I think the above approach could be refined to produce better results. I was on the sloped part of the sidewalk, maybe getting up onto the flat might help. I think using a 20 or 30 Newton scale should be considered to keep the acceleration low, make the backpedal more manageable. I might be able to use a small push off to overcome the initial inertia of being at rest with zero acceleration. Note that 20 Newtons does not even pull the slack out of the line, so 20 might be too little. But if it could work, it could extend the run and potentially improve the numbers.


Note too that although I had planned to used the change in velocity to calculate the acceleration, I abandoned this approach and when straight to ½ a t²


Adding to the complications, in class I somehow calculated 24 N instead of 18 N. I do not now know how I obtained the 24 N. I also forgot to factor in the mass of the RipStik, and used only 67 kg, my own mass. For a first attempt, not so bad, not so good. Hard to plan something one has never done before.

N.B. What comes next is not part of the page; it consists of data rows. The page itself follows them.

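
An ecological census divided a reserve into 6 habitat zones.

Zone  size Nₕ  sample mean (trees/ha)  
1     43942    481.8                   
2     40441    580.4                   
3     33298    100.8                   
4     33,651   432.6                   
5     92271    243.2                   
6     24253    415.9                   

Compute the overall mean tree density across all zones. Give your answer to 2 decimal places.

354.98

N = 43942 + 40441 + 33298 + 33651 + 92271 + 24253 = 267856.
Overall mean = Σ (Nₕ/N)·x̄ₕ — weight by population share, not a simple average.
Σ Nₕx̄ₕ = 43942·481.8 + 40441·580.4 + 33298·100.8 + 33651·432.6 + 92271·243.2 + 24253·415.9 = 21171255.6 + 23471956.4 + 3356438.4 + 14557422.6 + 22440307.2 + 10086822.7 = 95084202.9.
Divide by N: 95084202.9 / 267856 = 354.9825... → 354.98.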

The plan for spring 2014 is to run the same basic run but use a 20 N or 30 N scale, move up onto the flat, try for a slower, steadier acceleration. My hope is to use an 800 cm slow acceleration, distance and time to calculate acceleration, run against the mass. Spring 2014 has featured a singular focus on centimeters, grams, and seconds. Even energy was done in ergs with my mass being 67000 grams. My potential energy was up around 2.2 billion ergs. So I ought to use dynes spring 2014. The catch is one Newton is 100,000 dynes, which will complicate math on the sidewalk given that the spring scales are calibrated in Newtons and gram-force. Gram-force will come up on Thursday in the pulley lab, but I am unsure how to handle gmf on the sidewalk. When I solve a=F/m what will the units of acceleration be if F is in gmf? And I want to show that this is equivalent to a = 2d/t². No, I will surely have to work in meters, kilograms, and Newtons to keep the results in that human comprehensible number range of 1 to 100.